The flu virus remains active on surfaces up to 48 hours, so regular cleaning is more essential than ever. Cleaning products with hydrogen peroxide and detergents kill the virus. However, shared spaces will need advanced cleaning methods this season. Electrostatic spraying systems are a popular option for quick and effective disinfection. The spray allows access to areas that are difficult to reach. The machine also adds a positive charge to the disinfectant spray, which allows the solution to cling to surfaces for truly uniform coverage. The flu virus is then killed with two minutes of contact time.

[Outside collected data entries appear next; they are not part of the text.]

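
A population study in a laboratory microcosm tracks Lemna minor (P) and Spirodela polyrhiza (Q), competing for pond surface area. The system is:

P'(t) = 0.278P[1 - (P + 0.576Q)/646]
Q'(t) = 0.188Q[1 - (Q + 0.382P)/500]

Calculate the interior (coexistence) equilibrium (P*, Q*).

P* ≈ 459, Q* ≈ 325

Setting both brackets to zero gives the nullclines P + 0.576Q = 646 and 0.382P + Q = 500.
Substituting Q = 500 - 0.382P into the first: P(1 - 0.576·0.382) = 646 - 0.576·500.
So P* = 358/0.78 = 459, and then Q* = 500 - 0.382·459 = 325.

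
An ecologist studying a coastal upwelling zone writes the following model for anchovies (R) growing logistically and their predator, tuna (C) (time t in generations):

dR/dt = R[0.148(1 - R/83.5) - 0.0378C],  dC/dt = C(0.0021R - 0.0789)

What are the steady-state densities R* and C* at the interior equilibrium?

From dC/dt = 0 with C > 0: 0.0021R* = 0.0789, so R* = 37.6.
Substitute into dR/dt = 0: 0.148(1 - 37.6/83.5) = 0.0378C*.
The bracket is 0.55, giving C* = 0.0814/0.0378 = 2.15.

R* ≈ 37.6, C* ≈ 2.15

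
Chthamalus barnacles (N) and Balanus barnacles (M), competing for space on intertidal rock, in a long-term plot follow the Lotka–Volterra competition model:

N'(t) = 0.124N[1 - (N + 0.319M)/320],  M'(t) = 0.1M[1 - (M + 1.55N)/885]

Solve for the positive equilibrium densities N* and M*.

N* ≈ 74.5, M* ≈ 769

Setting both brackets to zero gives the nullclines N + 0.319M = 320 and 1.55N + M = 885.
Substituting M = 885 - 1.55N into the first: N(1 - 0.319·1.55) = 320 - 0.319·885.
So N* = 37.7/0.506 = 74.5, and then M* = 885 - 1.55·74.5 = 769.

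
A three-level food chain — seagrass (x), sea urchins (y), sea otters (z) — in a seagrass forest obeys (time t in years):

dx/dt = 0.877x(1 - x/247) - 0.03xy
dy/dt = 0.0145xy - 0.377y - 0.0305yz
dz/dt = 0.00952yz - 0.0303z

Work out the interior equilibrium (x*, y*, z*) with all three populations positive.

x* ≈ 220, y* ≈ 3.18, z* ≈ 92.3

From dz/dt = 0: 0.00952y* = 0.0303, so y* = 3.18.
From dx/dt = 0: 0.877(1 - x*/247) = 0.03·3.18, giving x* = 247·(1 - 0.109) = 220.
From dy/dt = 0: 0.0145·220 - 0.377 = 0.0305z*, so z* = 2.81/0.0305 = 92.3.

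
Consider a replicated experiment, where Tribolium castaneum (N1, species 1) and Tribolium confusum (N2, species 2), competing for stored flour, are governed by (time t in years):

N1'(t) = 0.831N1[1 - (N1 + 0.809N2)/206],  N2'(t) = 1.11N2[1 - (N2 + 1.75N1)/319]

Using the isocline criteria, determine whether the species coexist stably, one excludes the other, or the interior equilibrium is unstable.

unstable coexistence (outcome depends on initial conditions)

Compare the nullcline intercepts: K1/α12 = 206/0.809 = 255 < K2 = 319; K2/α21 = 319/1.75 = 182 < K1 = 206.
Since both are reversed, neither can invade when rare; the interior point is a saddle.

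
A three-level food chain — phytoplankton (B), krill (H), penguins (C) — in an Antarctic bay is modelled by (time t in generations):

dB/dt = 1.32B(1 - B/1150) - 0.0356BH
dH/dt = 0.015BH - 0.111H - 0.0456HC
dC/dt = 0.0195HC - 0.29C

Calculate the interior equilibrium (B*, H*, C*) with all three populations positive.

From dC/dt = 0: 0.0195H* = 0.29, so H* = 14.9.
From dB/dt = 0: 1.32(1 - B*/1150) = 0.0356·14.9, giving B* = 1150·(1 - 0.401) = 689.
From dH/dt = 0: 0.015·689 - 0.111 = 0.0456C*, so C* = 10.2/0.0456 = 224.

B* ≈ 689, H* ≈ 14.9, C* ≈ 224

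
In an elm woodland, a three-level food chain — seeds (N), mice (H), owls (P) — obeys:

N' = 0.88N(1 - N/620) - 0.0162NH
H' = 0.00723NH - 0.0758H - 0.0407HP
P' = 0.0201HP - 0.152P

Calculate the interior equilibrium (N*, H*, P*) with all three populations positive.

N* ≈ 534, H* ≈ 7.56, P* ≈ 92.9

From dP/dt = 0: 0.0201H* = 0.152, so H* = 7.56.
From dN/dt = 0: 0.88(1 - N*/620) = 0.0162·7.56, giving N* = 620·(1 - 0.139) = 534.
From dH/dt = 0: 0.00723·534 - 0.0758 = 0.0407P*, so P* = 3.78/0.0407 = 92.9.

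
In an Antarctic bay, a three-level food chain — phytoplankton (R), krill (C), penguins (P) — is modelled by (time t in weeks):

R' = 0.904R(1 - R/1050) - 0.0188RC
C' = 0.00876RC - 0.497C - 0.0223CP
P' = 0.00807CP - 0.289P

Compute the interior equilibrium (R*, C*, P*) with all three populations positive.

R* ≈ 268, C* ≈ 35.8, P* ≈ 83

From dP/dt = 0: 0.00807C* = 0.289, so C* = 35.8.
From dR/dt = 0: 0.904(1 - R*/1050) = 0.0188·35.8, giving R* = 1050·(1 - 0.745) = 268.
From dC/dt = 0: 0.00876·268 - 0.497 = 0.0223P*, so P* = 1.85/0.0223 = 83.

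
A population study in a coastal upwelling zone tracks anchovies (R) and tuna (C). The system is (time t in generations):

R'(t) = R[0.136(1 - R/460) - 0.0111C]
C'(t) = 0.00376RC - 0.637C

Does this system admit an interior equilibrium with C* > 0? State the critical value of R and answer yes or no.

The predator equation gives dC/dt > 0 only when R > 0.637/0.00376 = 169.
Without the predator, R → K = 460. Since 460 > 169, the predator can invade and persist.

Threshold R = 169; K > 169, so yes, the predator persists.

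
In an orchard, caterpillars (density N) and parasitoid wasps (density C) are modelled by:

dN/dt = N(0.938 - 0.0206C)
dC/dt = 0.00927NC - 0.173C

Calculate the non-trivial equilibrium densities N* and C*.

N* ≈ 18.7, C* ≈ 45.5

Set dC/dt = 0 with C > 0: 0.00927N - 0.173 = 0, so N* = 0.173/0.00927 = 18.7.
Set dN/dt = 0 with N > 0: 0.938 - 0.0206C = 0, so C* = 0.938/0.0206 = 45.5.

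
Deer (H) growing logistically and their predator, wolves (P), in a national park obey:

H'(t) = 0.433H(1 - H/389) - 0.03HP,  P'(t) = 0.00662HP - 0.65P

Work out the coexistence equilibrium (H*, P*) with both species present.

From dP/dt = 0 with P > 0: 0.00662H* = 0.65, so H* = 98.2.
Substitute into dH/dt = 0: 0.433(1 - 98.2/389) = 0.03P*.
The bracket is 0.748, giving P* = 0.324/0.03 = 10.8.

H* ≈ 98.2, P* ≈ 10.8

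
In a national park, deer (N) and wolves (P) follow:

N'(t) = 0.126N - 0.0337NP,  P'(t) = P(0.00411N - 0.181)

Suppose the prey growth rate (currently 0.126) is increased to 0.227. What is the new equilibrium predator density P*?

P* ≈ 6.74

At the interior fixed point, setting dN/dt = 0 with N > 0 fixes P* = (prey growth rate)/(NP coefficient) — independent of the other coefficients.
With the change, P* = 0.227/0.0337 = 6.74; it rises from 3.74.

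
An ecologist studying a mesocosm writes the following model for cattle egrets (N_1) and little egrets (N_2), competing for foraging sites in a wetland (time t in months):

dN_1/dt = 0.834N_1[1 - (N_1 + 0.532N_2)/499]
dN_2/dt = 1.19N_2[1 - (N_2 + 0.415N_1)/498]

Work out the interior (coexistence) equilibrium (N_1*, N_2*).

Setting both brackets to zero gives the nullclines N_1 + 0.532N_2 = 499 and 0.415N_1 + N_2 = 498.
Substituting N_2 = 498 - 0.415N_1 into the first: N_1(1 - 0.532·0.415) = 499 - 0.532·498.
So N_1* = 234/0.779 = 300, and then N_2* = 498 - 0.415·300 = 373.

N_1* ≈ 300, N_2* ≈ 373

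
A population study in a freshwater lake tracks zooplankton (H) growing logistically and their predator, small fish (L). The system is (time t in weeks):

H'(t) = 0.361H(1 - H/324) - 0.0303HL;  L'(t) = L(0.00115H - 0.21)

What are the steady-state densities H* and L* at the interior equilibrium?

H* ≈ 183, L* ≈ 5.2

From dL/dt = 0 with L > 0: 0.00115H* = 0.21, so H* = 183.
Substitute into dH/dt = 0: 0.361(1 - 183/324) = 0.0303L*.
The bracket is 0.436, giving L* = 0.158/0.0303 = 5.2.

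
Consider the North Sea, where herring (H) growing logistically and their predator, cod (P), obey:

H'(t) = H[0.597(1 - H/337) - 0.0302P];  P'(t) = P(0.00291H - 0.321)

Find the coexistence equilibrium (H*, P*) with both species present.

From dP/dt = 0 with P > 0: 0.00291H* = 0.321, so H* = 110.
Substitute into dH/dt = 0: 0.597(1 - 110/337) = 0.0302P*.
The bracket is 0.673, giving P* = 0.402/0.0302 = 13.3.

H* ≈ 110, P* ≈ 13.3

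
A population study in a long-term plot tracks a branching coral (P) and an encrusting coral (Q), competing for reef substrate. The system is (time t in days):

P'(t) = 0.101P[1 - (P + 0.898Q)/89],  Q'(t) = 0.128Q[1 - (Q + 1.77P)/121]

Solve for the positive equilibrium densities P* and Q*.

P* ≈ 33.3, Q* ≈ 62

Setting both brackets to zero gives the nullclines P + 0.898Q = 89 and 1.77P + Q = 121.
Substituting Q = 121 - 1.77P into the first: P(1 - 0.898·1.77) = 89 - 0.898·121.
So P* = -19.7/-0.589 = 33.3, and then Q* = 121 - 1.77·33.3 = 62.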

Yes, you should still get the flu shot. It’s not too late. Though this year’s vaccination didn’t perfectly match the season’s most aggressive viral strain, it’s still the most effective prevention measure. Getting the shot also greatly reduces the severity of the illness. Continued exposure is also far from over, as experts expect the flu season to continue into March. Consider offering flu shots at your facility, or provide directions to nearby providers. Find locations offering flu vaccinations near you at vaccinefinder.org.
Your kindergarten teacher was always right. To keep safe this flu season, wash your hands as much as you can, especially before you eat or make food for other people, and after you use the restroom. How you wash your hands also makes all the difference. Be sure to lather with soap and water thoroughly for 20 seconds (or for two rounds of the “Happy Birthday” song), and dry thoroughly. Handle faucets and door knobs with paper towels to limit cross-contamination.